Elisabeth Morrow School Students and Assemblywoman Vainieri Huttle Take Part inTeen Bullying Conference
By Mel Fabrikant Friday, March 01, 2013, 10:44 AM EST
Hosted by:Teen Department at the Kaplen JCC on the Palisades and
The Bergen Family Center of Englewood
Friday, March 1, 2013, 8:30 AM - 1 PM
“Our plan is to reach out to approximately 200 middle school students in 18 local townships to attend the conference as “student delegations,” explains Teen Director Sara Sideman. “They will spend the morning with a keynote speaker, who will address the dangers of bullying, the importance for standing up to bullying, and reporting it when it occurs. The students will then attend breakout sessions, where they will work closely with their peers to break down barriers and have meaningful discussions about the dangers and consequences of bullying.”
The keynote speaker is Krysten Moore, the National Youth Ambassador for STOMP Out Bullying and Love Our Children USA, who also founded her own organization called SHINE (Student’s Helping Instill New Esteem) which was recognized as a “Make It Your Own Top 100 New Charities” by the Case Foundation in 2006. Being verbally abused throughout her own middle school years, Krysten is determined to take a stand and spends her time visiting elementary and middle schools speaking firsthand about the negative effects of bullying.
The breakout sessions will focus will be on three important topics: cyber-bullying, bullying Intervention and the emotional affects of bullying. These sessions will incorporate lectures, discussions, and hands-on activities that will bring the serious issues of bullying “to life” so they will feel personally invested in wanting to make a difference. Finally, the students will attend workshops led by student leaders and adult facilitators, who will help them plan strategies on how to bring back what they learn at the conference to their schools.

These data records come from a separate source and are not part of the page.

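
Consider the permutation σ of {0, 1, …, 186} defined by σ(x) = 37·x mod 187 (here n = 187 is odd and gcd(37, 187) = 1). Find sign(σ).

-1

Start at x=148: 148 → 53 → 91 → 1 → 37 → 60 → 163 → … (one orbit).
6 cycles of lengths [80, 80, 16, 5, 5, 1].
187 − 6 = 181 transpositions; sign(π) = (−1)^181 = -1.
The Jacobi symbol (37|187) = -1 (Zolotarev) agrees.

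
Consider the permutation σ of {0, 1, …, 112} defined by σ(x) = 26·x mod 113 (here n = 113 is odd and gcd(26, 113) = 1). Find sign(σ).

Start at x=95: 95 → 97 → 36 → 32 → 41 → 49 → 31 → … (one orbit).
Cycle lengths of π_26 on ℤ/113ℤ: [56, 56, 1]; 3 cycles in total.
n − c = 113 − 3 = 110; sign = (−1)^110 = +1.
The Jacobi symbol (26|113) = +1 (Zolotarev) agrees.

+1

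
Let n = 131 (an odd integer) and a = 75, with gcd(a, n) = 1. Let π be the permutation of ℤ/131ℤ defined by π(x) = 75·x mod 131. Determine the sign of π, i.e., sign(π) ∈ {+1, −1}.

+1

Start at x=107: 107 → 34 → 61 → 121 → 36 → 80 → 105 → … (one orbit).
π_75 has 3 disjoint cycles with lengths [65, 65, 1] on {0,…,130}.
With 3 cycles on 131 points, sign = (−1)^{131−3} = +1.
The Jacobi symbol (75|131) = +1 (Zolotarev) agrees.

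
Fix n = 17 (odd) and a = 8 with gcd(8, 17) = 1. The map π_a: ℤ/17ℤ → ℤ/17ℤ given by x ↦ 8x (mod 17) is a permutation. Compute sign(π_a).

Orbit of 4 under x↦8x: [4, 15, 1, 8, 13, 2, 16]… (length divides ord_17(8)).
Cycle lengths of π_8 on ℤ/17ℤ: [8, 8, 1]; 3 cycles in total.
17 − 3 = 14 transpositions; sign(π) = (−1)^14 = +1.

+1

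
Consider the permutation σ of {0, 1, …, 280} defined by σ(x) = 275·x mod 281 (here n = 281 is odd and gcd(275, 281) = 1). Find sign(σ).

-1

Trace 59: π^k(59) = [59, 208, 157, 182, 32, 89, 28] for k=0..6.
The orbit structure of x ↦ 275x mod 281: 6 orbits of sizes [56, 56, 56, 56, 56, 1].
6 cycles on 281: each ℓ→(−1)^(ℓ−1), product (−1)^275 = -1.
(275|281)_J = -1 (Zolotarev's lemma cross-check).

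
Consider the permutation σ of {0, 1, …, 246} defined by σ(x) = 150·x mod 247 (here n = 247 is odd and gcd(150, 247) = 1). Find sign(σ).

-1

Orbit of 23 under x↦150x: [23, 239, 35, 63, 64, 214, 237]… (length divides ord_247(150)).
π_150 has 10 disjoint cycles with lengths [36, 36, 36, 36, 36, 36, 12, 9, 9, 1] on {0,…,246}.
With 10 cycles on 247 points, sign = (−1)^{247−10} = -1.
Via Zolotarev, sign(π_{150}) = (150|247) = -1.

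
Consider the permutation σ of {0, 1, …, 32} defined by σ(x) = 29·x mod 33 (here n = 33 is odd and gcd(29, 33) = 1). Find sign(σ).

Trace 2: π^k(2) = [2, 25, 32, 4, 17, 31, 8] for k=0..6.
5 cycles of lengths [10, 10, 10, 2, 1].
5 cycles on 33: each ℓ→(−1)^(ℓ−1), product (−1)^28 = +1.
(29|33)_J = +1 (Zolotarev's lemma cross-check).

+1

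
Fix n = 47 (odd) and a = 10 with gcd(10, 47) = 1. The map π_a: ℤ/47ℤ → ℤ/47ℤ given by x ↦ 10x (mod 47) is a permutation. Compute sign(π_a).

Start at x=33: 33 → 1 → 10 → 6 → 13 → 36 → 31 → … (one orbit).
Cycle type of π: 46 + 1; total 2 cycles.
n − c = 47 − 2 = 45; sign = (−1)^45 = -1.

-1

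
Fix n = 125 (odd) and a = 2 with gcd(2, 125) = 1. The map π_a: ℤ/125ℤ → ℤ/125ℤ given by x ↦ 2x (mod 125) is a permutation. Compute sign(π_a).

Orbit of 82 under x↦2x: [82, 39, 78, 31, 62, 124, 123]… (length divides ord_125(2)).
π_2 has 4 disjoint cycles with lengths [100, 20, 4, 1] on {0,…,124}.
n − c = 125 − 4 = 121; sign = (−1)^121 = -1.
Check: (2/125) = -1 by Zolotarev.

-1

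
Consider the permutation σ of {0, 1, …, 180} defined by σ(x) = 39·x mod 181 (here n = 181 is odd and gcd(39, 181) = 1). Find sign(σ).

+1

Start at x=73: 73 → 132 → 80 → 43 → 48 → 62 → 65 → … (one orbit).
Decompose π into cycles: lengths [9, 9, 9, 9, 9, 9, 9, 9, 9, 9, 9, 9, 9, 9, 9, 9, 9, 9, 9, 9, 1] (21 cycles, including the fixed point 0).
n − c = 181 − 21 = 160; sign = (−1)^160 = +1.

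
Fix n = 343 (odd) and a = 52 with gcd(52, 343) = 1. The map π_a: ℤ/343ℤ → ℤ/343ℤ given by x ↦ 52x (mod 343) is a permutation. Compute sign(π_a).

-1

Start at x=180: 180 → 99 → 3 → 156 → 223 → 277 → 341 → … (one orbit).
Cycle lengths of π_52 on ℤ/343ℤ: [294, 42, 6, 1]; 4 cycles in total.
4 cycles on 343: each ℓ→(−1)^(ℓ−1), product (−1)^339 = -1.
The Jacobi symbol (52|343) = -1 (Zolotarev) agrees.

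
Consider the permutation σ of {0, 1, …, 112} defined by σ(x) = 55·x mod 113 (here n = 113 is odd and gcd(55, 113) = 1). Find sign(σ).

-1

Orbit of 93 under x↦55x: [93, 30, 68, 11, 40, 53, 90]… (length divides ord_113(55)).
2 cycles of lengths [112, 1].
With 2 cycles on 113 points, sign = (−1)^{113−2} = -1.
Check: (55/113) = -1 by Zolotarev.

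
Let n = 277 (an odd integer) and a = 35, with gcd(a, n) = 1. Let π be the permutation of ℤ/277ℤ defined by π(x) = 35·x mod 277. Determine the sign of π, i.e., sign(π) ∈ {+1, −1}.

Trace 95: π^k(95) = [95, 1, 35, 117, 217, 116, 182] for k=0..6.
Cycle type of π: 12×23 + 1; total 24 cycles.
Σ(ℓ_i−1) = 277−24 = 253; sign = (−1)^253 = -1.
(35|277)_J = -1 (Zolotarev's lemma cross-check).

-1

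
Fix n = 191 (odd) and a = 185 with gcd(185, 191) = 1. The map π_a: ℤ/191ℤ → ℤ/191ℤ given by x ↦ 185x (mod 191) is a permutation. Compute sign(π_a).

-1

Orbit of 41 under x↦185x: [41, 136, 139, 121, 38, 154, 31]… (length divides ord_191(185)).
π_185 has 6 disjoint cycles with lengths [38, 38, 38, 38, 38, 1] on {0,…,190}.
Σ(ℓ_i−1) = 191−6 = 185; sign = (−1)^185 = -1.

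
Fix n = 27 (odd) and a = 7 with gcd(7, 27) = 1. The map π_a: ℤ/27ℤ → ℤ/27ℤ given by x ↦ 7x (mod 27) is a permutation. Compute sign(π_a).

+1

Orbit of 19 under x↦7x: [19, 25, 13, 10, 16, 4, 1]… (length divides ord_27(7)).
Cycle type of π: 9×2 + 3×2 + 1×3; total 7 cycles.
sign(π) = (−1)^{n − #cycles} = (−1)^{27−7} = (−1)^20 = +1.
Zolotarev: (7|27) = +1, matching the cycle-count sign.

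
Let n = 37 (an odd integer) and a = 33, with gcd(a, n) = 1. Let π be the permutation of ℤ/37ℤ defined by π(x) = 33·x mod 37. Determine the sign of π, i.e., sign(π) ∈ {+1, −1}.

+1

Trace 26: π^k(26) = [26, 7, 9, 1, 33, 16, 10] for k=0..6.
5 cycles of lengths [9, 9, 9, 9, 1].
n − c = 37 − 5 = 32; sign = (−1)^32 = +1.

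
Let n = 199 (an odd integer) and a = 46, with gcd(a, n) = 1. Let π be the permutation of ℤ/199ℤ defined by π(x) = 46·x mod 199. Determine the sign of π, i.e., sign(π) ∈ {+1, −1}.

Start at x=100: 100 → 23 → 63 → 112 → 177 → 182 → 14 → … (one orbit).
Cycle type of π: 99×2 + 1; total 3 cycles.
n − c = 199 − 3 = 196; sign = (−1)^196 = +1.
Via Zolotarev, sign(π_{46}) = (46|199) = +1.

+1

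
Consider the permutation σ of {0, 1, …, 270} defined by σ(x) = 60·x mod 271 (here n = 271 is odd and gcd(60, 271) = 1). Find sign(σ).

Trace 88: π^k(88) = [88, 131, 1, 60, 77, 13, 238] for k=0..6.
π_60 has 6 disjoint cycles with lengths [54, 54, 54, 54, 54, 1] on {0,…,270}.
With 6 cycles on 271 points, sign = (−1)^{271−6} = -1.
Via Zolotarev, sign(π_{60}) = (60|271) = -1.

-1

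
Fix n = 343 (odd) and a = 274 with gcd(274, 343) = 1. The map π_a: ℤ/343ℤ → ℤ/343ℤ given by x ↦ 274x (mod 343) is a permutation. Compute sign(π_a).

+1

Start at x=78: 78 → 106 → 232 → 113 → 92 → 169 → 1 → … (one orbit).
Decompose π into cycles: lengths [49, 49, 49, 49, 49, 49, 7, 7, 7, 7, 7, 7, 1, 1, 1, 1, 1, 1, 1] (19 cycles, including the fixed point 0).
sign(π) = (−1)^{n − #cycles} = (−1)^{343−19} = (−1)^324 = +1.
(274|343)_J = +1 (Zolotarev's lemma cross-check).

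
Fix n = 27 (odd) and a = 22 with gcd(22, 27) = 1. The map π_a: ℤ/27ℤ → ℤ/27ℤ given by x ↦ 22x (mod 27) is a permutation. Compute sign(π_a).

+1

Trace 19: π^k(19) = [19, 13, 16, 1, 22, 25, 10] for k=0..6.
7 cycles of lengths [9, 9, 3, 3, 1, 1, 1].
7 cycles on 27: each ℓ→(−1)^(ℓ−1), product (−1)^20 = +1.
Check: (22/27) = +1 by Zolotarev.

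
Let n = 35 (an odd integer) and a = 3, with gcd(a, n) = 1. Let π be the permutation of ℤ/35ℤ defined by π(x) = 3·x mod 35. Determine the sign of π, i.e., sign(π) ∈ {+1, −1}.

+1

Start at x=1: 1 → 3 → 9 → 27 → 11 → 33 → 29 → … (one orbit).
5 cycles of lengths [12, 12, 6, 4, 1].
5 cycles on 35: each ℓ→(−1)^(ℓ−1), product (−1)^30 = +1.
Check: (3/35) = +1 by Zolotarev.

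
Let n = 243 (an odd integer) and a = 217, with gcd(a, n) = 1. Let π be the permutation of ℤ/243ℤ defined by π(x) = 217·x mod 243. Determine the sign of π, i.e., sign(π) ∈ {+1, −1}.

+1

Orbit of 217 under x↦217x: [217, 190, 163, 136, 109, 82, 55]… (length divides ord_243(217)).
63 cycles of lengths [9, 9, 9, 9, 9, 9, 9, 9, 9, 9, 9, 9, 9, 9, 9, 9, 9, 9, 3, 3, 3, 3, 3, 3, 3, 3, 3, 3, 3, 3, 3, 3, 3, 3, 3, 3, 1, 1, 1, 1, 1, 1, 1, 1, 1, 1, 1, 1, 1, 1, 1, 1, 1, 1, 1, 1, 1, 1, 1, 1, 1, 1, 1].
With 63 cycles on 243 points, sign = (−1)^{243−63} = +1.
Zolotarev: (217|243) = +1, matching the cycle-count sign.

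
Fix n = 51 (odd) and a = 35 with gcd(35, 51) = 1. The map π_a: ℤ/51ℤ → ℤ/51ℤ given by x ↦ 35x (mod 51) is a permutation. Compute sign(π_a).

Orbit of 1 under x↦35x: [1, 35]… (length divides ord_51(35)).
34 cycles of lengths [2, 2, 2, 2, 2, 2, 2, 2, 2, 2, 2, 2, 2, 2, 2, 2, 2, 1, 1, 1, 1, 1, 1, 1, 1, 1, 1, 1, 1, 1, 1, 1, 1, 1].
n − c = 51 − 34 = 17; sign = (−1)^17 = -1.

-1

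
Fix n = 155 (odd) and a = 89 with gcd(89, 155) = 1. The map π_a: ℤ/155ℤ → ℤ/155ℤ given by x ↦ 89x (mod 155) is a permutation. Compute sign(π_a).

Trace 126: π^k(126) = [126, 54, 1, 89, 16, 29, 101] for k=0..6.
18 cycles of lengths [10, 10, 10, 10, 10, 10, 10, 10, 10, 10, 10, 10, 10, 10, 10, 2, 2, 1].
With 18 cycles on 155 points, sign = (−1)^{155−18} = -1.
Zolotarev: (89|155) = -1, matching the cycle-count sign.

-1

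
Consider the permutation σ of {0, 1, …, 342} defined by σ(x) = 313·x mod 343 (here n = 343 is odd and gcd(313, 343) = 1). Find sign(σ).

-1

Trace 19: π^k(19) = [19, 116, 293, 128, 276, 295, 68] for k=0..6.
16 cycles of lengths [42, 42, 42, 42, 42, 42, 42, 6, 6, 6, 6, 6, 6, 6, 6, 1].
n − c = 343 − 16 = 327; sign = (−1)^327 = -1.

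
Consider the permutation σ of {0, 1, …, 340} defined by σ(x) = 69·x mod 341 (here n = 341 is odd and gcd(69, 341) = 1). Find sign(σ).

Trace 190: π^k(190) = [190, 152, 258, 70, 56, 113, 295] for k=0..6.
25 cycles of lengths [15, 15, 15, 15, 15, 15, 15, 15, 15, 15, 15, 15, 15, 15, 15, 15, 15, 15, 15, 15, 15, 15, 5, 5, 1].
Σ(ℓ_i−1) = 341−25 = 316; sign = (−1)^316 = +1.
Zolotarev: (69|341) = +1, matching the cycle-count sign.

+1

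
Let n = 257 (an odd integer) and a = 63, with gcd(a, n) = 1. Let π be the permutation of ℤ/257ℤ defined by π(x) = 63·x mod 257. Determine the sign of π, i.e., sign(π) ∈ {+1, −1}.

Trace 90: π^k(90) = [90, 16, 237, 25, 33, 23, 164] for k=0..6.
The orbit structure of x ↦ 63x mod 257: 2 orbits of sizes [256, 1].
sign(π) = (−1)^{n − #cycles} = (−1)^{257−2} = (−1)^255 = -1.

-1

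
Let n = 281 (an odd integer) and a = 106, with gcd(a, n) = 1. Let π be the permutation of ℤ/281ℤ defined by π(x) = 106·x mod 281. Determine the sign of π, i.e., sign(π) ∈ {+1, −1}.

Start at x=72: 72 → 45 → 274 → 101 → 28 → 158 → 169 → … (one orbit).
Cycle lengths of π_106 on ℤ/281ℤ: [140, 140, 1]; 3 cycles in total.
281 − 3 = 278 transpositions; sign(π) = (−1)^278 = +1.
Check: (106/281) = +1 by Zolotarev.

+1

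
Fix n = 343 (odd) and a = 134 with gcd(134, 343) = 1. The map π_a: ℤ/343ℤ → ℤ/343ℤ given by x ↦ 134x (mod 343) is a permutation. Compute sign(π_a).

Trace 337: π^k(337) = [337, 225, 309, 246, 36, 22, 204] for k=0..6.
19 cycles of lengths [49, 49, 49, 49, 49, 49, 7, 7, 7, 7, 7, 7, 1, 1, 1, 1, 1, 1, 1].
n − c = 343 − 19 = 324; sign = (−1)^324 = +1.
Check: (134/343) = +1 by Zolotarev.

+1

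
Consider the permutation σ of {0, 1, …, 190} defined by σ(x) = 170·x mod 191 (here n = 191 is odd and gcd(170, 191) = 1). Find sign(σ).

+1

Trace 90: π^k(90) = [90, 20, 153, 34, 50, 96, 85] for k=0..6.
Cycle lengths of π_170 on ℤ/191ℤ: [95, 95, 1]; 3 cycles in total.
191 − 3 = 188 transpositions; sign(π) = (−1)^188 = +1.
Check: (170/191) = +1 by Zolotarev.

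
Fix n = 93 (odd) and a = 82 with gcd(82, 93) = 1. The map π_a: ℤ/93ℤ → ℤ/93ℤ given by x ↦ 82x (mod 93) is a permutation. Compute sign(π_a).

Start at x=7: 7 → 16 → 10 → 76 → 1 → 82 → 28 → … (one orbit).
Cycle type of π: 15×6 + 1×3; total 9 cycles.
9 cycles on 93: each ℓ→(−1)^(ℓ−1), product (−1)^84 = +1.
(82|93)_J = +1 (Zolotarev's lemma cross-check).

+1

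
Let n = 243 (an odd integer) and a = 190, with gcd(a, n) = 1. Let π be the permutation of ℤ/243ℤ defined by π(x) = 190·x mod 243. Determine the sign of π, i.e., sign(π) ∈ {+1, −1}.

+1

Orbit of 55 under x↦190x: [55, 1, 190, 136, 82, 28, 217]… (length divides ord_243(190)).
Cycle type of π: 9×18 + 3×18 + 1×27; total 63 cycles.
With 63 cycles on 243 points, sign = (−1)^{243−63} = +1.
Zolotarev: (190|243) = +1, matching the cycle-count sign.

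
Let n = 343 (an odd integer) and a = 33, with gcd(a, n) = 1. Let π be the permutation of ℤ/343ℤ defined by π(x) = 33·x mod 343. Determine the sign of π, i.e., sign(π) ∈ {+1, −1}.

Trace 228: π^k(228) = [228, 321, 303, 52, 1, 33, 60] for k=0..6.
The orbit structure of x ↦ 33x mod 343: 4 orbits of sizes [294, 42, 6, 1].
4 cycles on 343: each ℓ→(−1)^(ℓ−1), product (−1)^339 = -1.

-1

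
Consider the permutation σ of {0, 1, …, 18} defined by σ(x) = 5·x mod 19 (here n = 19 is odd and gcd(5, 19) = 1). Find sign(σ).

+1

Start at x=17: 17 → 9 → 7 → 16 → 4 → 1 → 5 → … (one orbit).
Decompose π into cycles: lengths [9, 9, 1] (3 cycles, including the fixed point 0).
sign(π) = (−1)^{n − #cycles} = (−1)^{19−3} = (−1)^16 = +1.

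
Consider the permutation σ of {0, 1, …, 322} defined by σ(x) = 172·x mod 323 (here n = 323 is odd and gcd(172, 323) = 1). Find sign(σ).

+1

Start at x=191: 191 → 229 → 305 → 134 → 115 → 77 → 1 → … (one orbit).
Cycle lengths of π_172 on ℤ/323ℤ: [8, 8, 8, 8, 8, 8, 8, 8, 8, 8, 8, 8, 8, 8, 8, 8, 8, 8, 8, 8, 8, 8, 8, 8, 8, 8, 8, 8, 8, 8, 8, 8, 8, 8, 8, 8, 8, 8, 1, 1, 1, 1, 1, 1, 1, 1, 1, 1, 1, 1, 1, 1, 1, 1, 1, 1, 1]; 57 cycles in total.
57 cycles on 323: each ℓ→(−1)^(ℓ−1), product (−1)^266 = +1.
Via Zolotarev, sign(π_{172}) = (172|323) = +1.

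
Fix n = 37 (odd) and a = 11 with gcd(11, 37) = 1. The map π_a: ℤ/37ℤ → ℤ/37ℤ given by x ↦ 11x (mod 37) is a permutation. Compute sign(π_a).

+1

Start at x=36: 36 → 26 → 27 → 1 → 11 → 10 → 36 (one orbit).
Decompose π into cycles: lengths [6, 6, 6, 6, 6, 6, 1] (7 cycles, including the fixed point 0).
sign(π) = (−1)^{n − #cycles} = (−1)^{37−7} = (−1)^30 = +1.
Check: (11/37) = +1 by Zolotarev.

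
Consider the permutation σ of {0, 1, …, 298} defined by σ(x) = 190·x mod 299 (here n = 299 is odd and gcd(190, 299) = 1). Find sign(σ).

Trace 174: π^k(174) = [174, 170, 8, 25, 265, 118, 294] for k=0..6.
The orbit structure of x ↦ 190x mod 299: 12 orbits of sizes [44, 44, 44, 44, 44, 44, 11, 11, 4, 4, 4, 1].
Σ(ℓ_i−1) = 299−12 = 287; sign = (−1)^287 = -1.
Zolotarev: (190|299) = -1, matching the cycle-count sign.

-1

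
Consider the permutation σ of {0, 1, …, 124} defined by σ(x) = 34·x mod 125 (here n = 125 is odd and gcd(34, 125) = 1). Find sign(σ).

+1

Trace 19: π^k(19) = [19, 21, 89, 26, 9, 56, 29] for k=0..6.
Cycle lengths of π_34 on ℤ/125ℤ: [50, 50, 10, 10, 2, 2, 1]; 7 cycles in total.
7 cycles on 125: each ℓ→(−1)^(ℓ−1), product (−1)^118 = +1.
The Jacobi symbol (34|125) = +1 (Zolotarev) agrees.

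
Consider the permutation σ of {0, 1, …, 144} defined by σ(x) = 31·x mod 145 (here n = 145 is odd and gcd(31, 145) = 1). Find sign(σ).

-1

Start at x=131: 131 → 1 → 31 → 91 → 66 → 16 → 61 → … (one orbit).
10 cycles of lengths [28, 28, 28, 28, 28, 1, 1, 1, 1, 1].
sign(π) = (−1)^{n − #cycles} = (−1)^{145−10} = (−1)^135 = -1.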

“We are eager to send these students back to their schools excited, motivated and equipped with tangible ideas to help prevent bullying and support its victims,” adds Sara Sideman. “By placing the reins in their hands, and giving them the tools and access they need to make a difference when it comes to a serious teen issue, we will empower these young students to become strong leaders in their communities. We know that this experience will have a meaningful and lasting effect on every council participant, and they, in turn, will turn around and empower the younger students. Together, they will stand up to bullying and fight for positive social change.”
“The importance of this conference is to guide our youth on how to be leaders in our community,” says Ryan Mion of the Bergen Family Center. “Our mission is to prepare them to take action steps that foster social change for the betterment of society and/or communities we serve.”
For more information, contact Sara Sideman at 201.408.1469 or email firstname.lastname@example.org.
About The Elisabeth Morrow School
The Elisabeth Morrow School is a premier independent co-educational day school featuring an innovative and engaging Early Childhood, Lower School and Middle School academic programs. Our experienced teachers and nurturing community understand the development of children, with emphasis on character, preparation and placement in outstanding regional high schools. The Elisabeth Morrow School is located in the town of Englewood, in Bergen County, Northern New Jersey. For visits and tours, contact the Admissions Office at email@example.com, 201-568-5566 extension 7212. www.elisabethmorrow.org
About Assemblywoman Vainieri Huttle
Ms. Vainieri Huttle was elected to the Assembly in 2005 and re-elected in 2007 and 2009. She also served on the Bergen County Board of Chosen Freeholders from 2001 to 2007, and was selected to serve as chair in 2003 and 2004. In 2010, Assemblywoman Huttle sponsored the New Jersey Anti-Bullying Bill of Rights, as well as several measures to improve the lives of individuals with developmental disabilities, including laws to create a registry of offenders who abuse persons with special needs and to eliminate the word “retarded” from state statutes. Ms. Vainieri Huttle is presently the Chair of the Assembly Human Services Committee. Over the past year, she has led the Committee on a tour of all of the state’s seven developmental centers and five psychiatric facilities in an effort to enhance the Committee’s understanding of New Jersey’s complex human services system.